I like to leave my thoughts and ramblings with some kind of action plan. Here is what I think I need to do from this point forward.
1.) I need to read up in the Bible and actually write my manifesto. This will involve some of my old writings on this subject, but the goal is to look at what scripture really says. Yes, I know I wont see the magic "m" word in there, but that does not mean there are not other passages that may be helpful in sorting this out. Maybe from there I can get a personal constitution and interpretation to reflect specifically on my behavioral goals. Similar to my 1990s Analysis of Human Behavior journal, this will look at it from the scripture side more.

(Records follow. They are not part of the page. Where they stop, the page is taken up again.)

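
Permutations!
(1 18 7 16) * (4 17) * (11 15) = (1 18 7 16)(4 17)(11 15) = [0, 18, 2, 3, 17, 5, 6, 16, 8, 9, 10, 15, 12, 13, 14, 11, 1, 4, 7]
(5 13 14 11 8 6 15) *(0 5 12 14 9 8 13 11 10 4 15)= (0 5 11 13 9 8 6)(4 15 12 14 10)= [5, 1, 2, 3, 15, 11, 0, 7, 6, 8, 4, 13, 14, 9, 10, 12]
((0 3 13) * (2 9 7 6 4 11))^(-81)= ((0 3 13)(2 9 7 6 4 11))^(-81)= (13)(2 6)(4 9)(7 11)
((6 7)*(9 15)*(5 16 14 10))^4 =((5 16 14 10)(6 7)(9 15))^4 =(16)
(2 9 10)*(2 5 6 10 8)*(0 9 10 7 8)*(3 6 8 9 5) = (0 5 8 2 10 3 6 7 9) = [5, 1, 10, 6, 4, 8, 7, 9, 2, 0, 3]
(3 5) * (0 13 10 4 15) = [13, 1, 2, 5, 15, 3, 6, 7, 8, 9, 4, 11, 12, 10, 14, 0] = (0 13 10 4 15)(3 5)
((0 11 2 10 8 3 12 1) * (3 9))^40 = ((0 11 2 10 8 9 3 12 1))^40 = (0 8 1 10 12 2 3 11 9)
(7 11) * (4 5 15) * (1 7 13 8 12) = (1 7 11 13 8 12)(4 5 15) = [0, 7, 2, 3, 5, 15, 6, 11, 12, 9, 10, 13, 1, 8, 14, 4]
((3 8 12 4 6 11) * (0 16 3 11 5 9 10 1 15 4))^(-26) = (0 12 8 3 16)(1 4 5 10 15 6 9)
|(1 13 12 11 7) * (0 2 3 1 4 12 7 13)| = 20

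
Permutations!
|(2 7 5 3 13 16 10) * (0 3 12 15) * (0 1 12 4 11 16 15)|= 42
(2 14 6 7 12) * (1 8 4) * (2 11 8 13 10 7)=(1 13 10 7 12 11 8 4)(2 14 6)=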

2.) After the manifesto is done I need to write out my personal behavior contract as to my final interpretation and goals as to what I will and will not do. I hope to answer: What is the nature of lust for me? What is sin? Where does God want to take me? How do I deal with my physical needs? What is holy and pure masturbation? Does it exist?
3.) Once I have a plan, I actually want to start my own Yahoo Group that support my plan. It will be a group of Christians that will either be in support of lustless or moral masturbation or it will be a group dedicated to stopping it once and for all. I am not sure at this point what this will look like, but I feel no matter what, I would like to form a group on it so I can find others out there that are in my camp. I may very well delete my involvement on gooning, etc. if I feel that those groups are pulling me away from my manifesto and promoting what is porn and lust for ME, not what is porn generally for others. I am unique and maybe looking at a guy jerk off is not a big deal because it doesn't cause me to lust after the guy. Who knows I will look forward to what I find out. In the end I pray that this manifesto is the be all end all on this 15 year debate I undergone on masturbation. I will post the manifesto on this blog. More to come.